Pearson PLC (PSON.LN) Monday upgraded its outlook for 2010 as the publisher reported better-than-expected first-half results, underpinned by the strong performance of its education and publishing operations.

While market conditions remain uncertain and growth is expected to slow in the second-half due to tough comparables, Pearson, which generates about 60% of its total earnings and sales from its vast education operations, forecast adjusted earnings of approximately 70 pence a share for the year, up 7% from 65.4 pence a year earlier. The guidance takes into account the earnings impact from the sale of its 61% stake in Interactive Data Corp.

"The 2010 finish line isn't yet in sight, but this is as good a start to our year as I've seen. That boosts our confidence in the full year, enabling us to brighten our outlook and raise our guidance," Chief Executive Marjorie Scardino said.

"We've invested consistently in global and digital education and information and that's helping every part of Pearson grow strongly, even in uncertain markets. We're also able to accelerate that change as we part company with Interactive Data and put the proceeds to work in the world's leading learning company," she added.

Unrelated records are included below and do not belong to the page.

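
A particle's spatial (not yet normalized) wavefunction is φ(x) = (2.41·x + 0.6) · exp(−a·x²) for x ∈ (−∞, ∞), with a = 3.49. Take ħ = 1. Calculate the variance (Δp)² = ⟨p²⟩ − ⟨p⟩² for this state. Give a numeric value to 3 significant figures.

Compute ⟨p⟩ and ⟨p²⟩ separately; (Δp)² = ⟨p²⟩ − ⟨p⟩².
Expand each integrand as polynomial × e^(−2ax²) and use ∫x^(2j)·e^(−2ax²) dx = (2j−1)!!/(4a)^j · √(π/(2a)), odd powers → 0; here √(π/(2a)) = 0.67088. Differentiate with the product rule, d/dx e^(−ax²) = −2ax·e^(−ax²).
Normalization: ∫|φ|² dx = 0.52064.
⟨p⟩ = 0.0000 and ⟨p²⟩ = 7.2321.
(Δp)² = 7.2321 − (0.0000)² = 7.2321.

7.23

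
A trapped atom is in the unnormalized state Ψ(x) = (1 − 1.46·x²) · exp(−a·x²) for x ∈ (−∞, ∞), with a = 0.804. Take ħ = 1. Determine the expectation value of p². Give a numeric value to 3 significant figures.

p² Ψ = −ħ² d²Ψ/dx²; ⟨p²⟩ = −ħ² ∫ Ψ*·Ψ'' dx / ∫|Ψ|² dx.
Expand each integrand as polynomial × e^(−2ax²) and use ∫x^(2j)·e^(−2ax²) dx = (2j−1)!!/(4a)^j · √(π/(2a)), odd powers → 0; here √(π/(2a)) = 1.3978. Differentiate with the product rule, d/dx e^(−ax²) = −2ax·e^(−ax²).
State is unnormalized: ∫|Ψ|² dx = 0.99287, and ∫Ψ*·(−ħ² Ψ'') dx = 3.7654, so ⟨p²⟩ = 3.7654 / 0.99287.
⟨p²⟩ = 3.7925.

3.79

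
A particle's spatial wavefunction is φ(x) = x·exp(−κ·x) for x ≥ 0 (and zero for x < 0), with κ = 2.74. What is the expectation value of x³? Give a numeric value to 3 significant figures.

0.365

⟨x³⟩ = ∫ x³·|φ|² dx / ∫|φ|² dx (integrals over the domain).
Every integrand reduces to terms xʲ·e^(−2κx) on [0, ∞); use ∫₀^∞ xʲ·e^(−2κx) dx = j!/(2κ)^(j+1).
State is unnormalized: ∫|φ|² dx = 0.012153, and ∫φ*·x³·φ dx = 0.0044310, so ⟨x³⟩ = 0.0044310 / 0.012153.
⟨x³⟩ = 0.36459.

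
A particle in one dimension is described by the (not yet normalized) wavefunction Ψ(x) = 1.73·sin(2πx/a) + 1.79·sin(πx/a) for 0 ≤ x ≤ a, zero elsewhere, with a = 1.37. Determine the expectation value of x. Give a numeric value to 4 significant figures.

0.4384

⟨x⟩ = ∫ x·|Ψ|² dx / ∫|Ψ|² dx (integrals over the domain).
On 0 ≤ x ≤ a (j ≠ l): ∫sin²(jπx/a) dx = a/2, ∫sin(jπx/a)·sin(lπx/a) dx = 0; diagonal moments ∫x·sin²(jπx/a) dx = a²/4, ∫x²·sin²(jπx/a) dx = a³·(1/6 − 1/(4j²π²)); cross terms ∫x·sin(jπx/a)·sin(lπx/a) dx = 0 for j + l even and −4jla²/(π²(j² − l²)²) for j + l odd, ∫x²·sin(jπx/a)·sin(lπx/a) dx = (−1)^(j+l)·4jla³/(π²(j² − l²)²); higher powers the same way via product-to-sum and parts.
State is unnormalized: ∫|Ψ|² dx = 4.2449, and ∫Ψ*·x·Ψ dx = 1.8609, so ⟨x⟩ = 1.8609 / 4.2449.
⟨x⟩ = 0.43837.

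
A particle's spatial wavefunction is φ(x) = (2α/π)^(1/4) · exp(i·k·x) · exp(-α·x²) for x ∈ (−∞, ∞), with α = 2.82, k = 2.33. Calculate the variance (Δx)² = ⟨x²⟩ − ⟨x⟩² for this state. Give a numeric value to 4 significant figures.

0.08865

Compute ⟨x⟩ and ⟨x²⟩ separately, then (Δx)² = ⟨x²⟩ − ⟨x⟩².
Gaussian moments: ∫x^(2j)·e^(−2αx²) dx = (2j−1)!!/(4α)^j · √(π/(2α)), odd powers integrate to 0; here √(π/(2α)) = 0.74634.
⟨x⟩ = 0.0000 and ⟨x²⟩ = 0.088652.
(Δx)² = 0.088652 − (0.0000)² = 0.088652.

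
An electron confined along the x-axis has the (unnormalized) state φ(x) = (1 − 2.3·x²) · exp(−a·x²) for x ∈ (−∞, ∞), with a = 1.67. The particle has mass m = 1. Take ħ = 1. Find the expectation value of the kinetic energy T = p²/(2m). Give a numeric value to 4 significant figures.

T = −(ħ²/2m) d²/dx², so ⟨T⟩ = −(ħ²/2m) ∫ φ*·φ'' dx / ∫|φ|² dx; with m = 1.
Expand each integrand as polynomial × e^(−2ax²) and use ∫x^(2j)·e^(−2ax²) dx = (2j−1)!!/(4a)^j · √(π/(2a)), odd powers → 0; here √(π/(2a)) = 0.96984. Differentiate with the product rule, d/dx e^(−ax²) = −2ax·e^(−ax²).
State is unnormalized: ∫|φ|² dx = 0.64691, and ∫φ*·(−ħ²/2m · φ'') dx = 2.0395, so ⟨T⟩ = 2.0395 / 0.64691.
⟨T⟩ = 3.1527.

3.153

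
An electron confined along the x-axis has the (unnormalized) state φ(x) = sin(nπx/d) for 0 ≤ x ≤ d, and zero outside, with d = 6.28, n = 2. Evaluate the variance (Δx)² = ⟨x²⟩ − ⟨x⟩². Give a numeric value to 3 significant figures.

2.79

Compute ⟨x⟩ and ⟨x²⟩ separately, then (Δx)² = ⟨x²⟩ − ⟨x⟩².
With sin²θ = (1 − cos2θ)/2 on 0 ≤ x ≤ d: ∫sin²(nπx/d) dx = d/2, ∫x·sin²(nπx/d) dx = d²/4, ∫x²·sin²(nπx/d) dx = d³·(1/6 − 1/(4n²π²)); higher powers xᵏ the same way, integrating xᵏ·cos(2nπx/d) by parts.
Normalization: ∫|φ|² dx = 3.1400.
⟨x⟩ = 3.1400 and ⟨x²⟩ = 12.647.
(Δx)² = 12.647 − (3.1400)² = 2.7870.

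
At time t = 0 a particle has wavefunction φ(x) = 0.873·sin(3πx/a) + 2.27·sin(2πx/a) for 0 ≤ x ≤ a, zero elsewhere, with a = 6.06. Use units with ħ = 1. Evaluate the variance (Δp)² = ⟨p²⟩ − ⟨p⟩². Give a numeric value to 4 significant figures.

Compute ⟨p⟩ and ⟨p²⟩ separately; (Δp)² = ⟨p²⟩ − ⟨p⟩².
d²/dx² sin(jπx/a) = −(jπ/a)²·sin(jπx/a); on 0 ≤ x ≤ a, ∫sin²(jπx/a) dx = a/2 and ∫sin(jπx/a)·sin(lπx/a) dx = 0 for j ≠ l, so only diagonal terms survive in ∫|φ|² and ∫φ·φ″; ∫φ·φ′ dx = [φ²/2] between the walls = 0.
Normalization: ∫|φ|² dx = 17.923.
⟨p⟩ = 0.0000 and ⟨p²⟩ = 1.2482.
(Δp)² = 1.2482 − (0.0000)² = 1.2482.

1.248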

Adjusted operating profit from continuing operations--which excludes amortization of acquired intangibles such as publishing lists, and any acquisition or disposal costs, and is one of the figures tracked by U.K. analysts--jumped sharply to GBP178 million for the six months ended June 30, beating market expectations of GBP97 million, underpinned by strong growth across all its businesses as well as the strength of the dollar against the sterling. That compares with GBP84 million a year earlier.

Adjusted operating profit doubled in the education division, the FT Group and Penguin books in the first half of 2010. Its U.S. Schools publishing business and FT advertising returned to growth, while Mergermarket benefited from an improvement in renewal rates.

Pearson, which generated approximately 60% of its sales and profits in dollars in the first half, reported more than a threefold jump in net profit to GBP92 million from GBP28 million a year ago on the back of an 8.8% rise in sales to GBP2.34 billion from GBP2.15 billion. The profit rise was also helped by lower operating and finance expenses, while finance income was up slightly.

Pearson, which also publishes the Financial Times newspaper and Penguin books, has been clear about its strategy to expand its education business in Asia, Africa and Latin America.

Since the sale of its 61% stake in IDC for around $2 billion before tax in May, which is expected to be wrapped up in the next few weeks, the group has bought two businesses, Melorio PLC (MLO.LN) for GBP99.3 million and Sistema Educacional Brasileiro's learning systems business for GBP326 million. Scardino reiterated Monday that the company will also reinvest some of the IDC sale proceeds in existing operations.

Royal Bank of Scotland analyst Paul Gooden said Pearson's 2010 adjusted earnings per share consensus should settle at around 71 pence to 72 pence which "should be achievable" if management are comfortable with guiding 70 pence a share at this stage of the year.

Gooden, who has a hold rating on Pearson and 865 pence target price, expects the shares to rise over the coming week, but notes the bears will remain concerned about Pearson's counter-cyclical business, expansion costs and the stock trading at a "material premium" to its peers.

At 0808 GMT, Pearson shares were up 29 pence, or 3%, at 1002 pence, valuing the U.K.-based company at GBP8.02 billion, in a slightly higher London market. It is the third highest riser on the FTSE 100 index behind Tullow Oil PLC (TLW.LN) and ARM Holdings PLC (ARM.LN).

Pearson declared an interim dividend of 13 pence a share, up 7% from 12.2 pence a year earlier.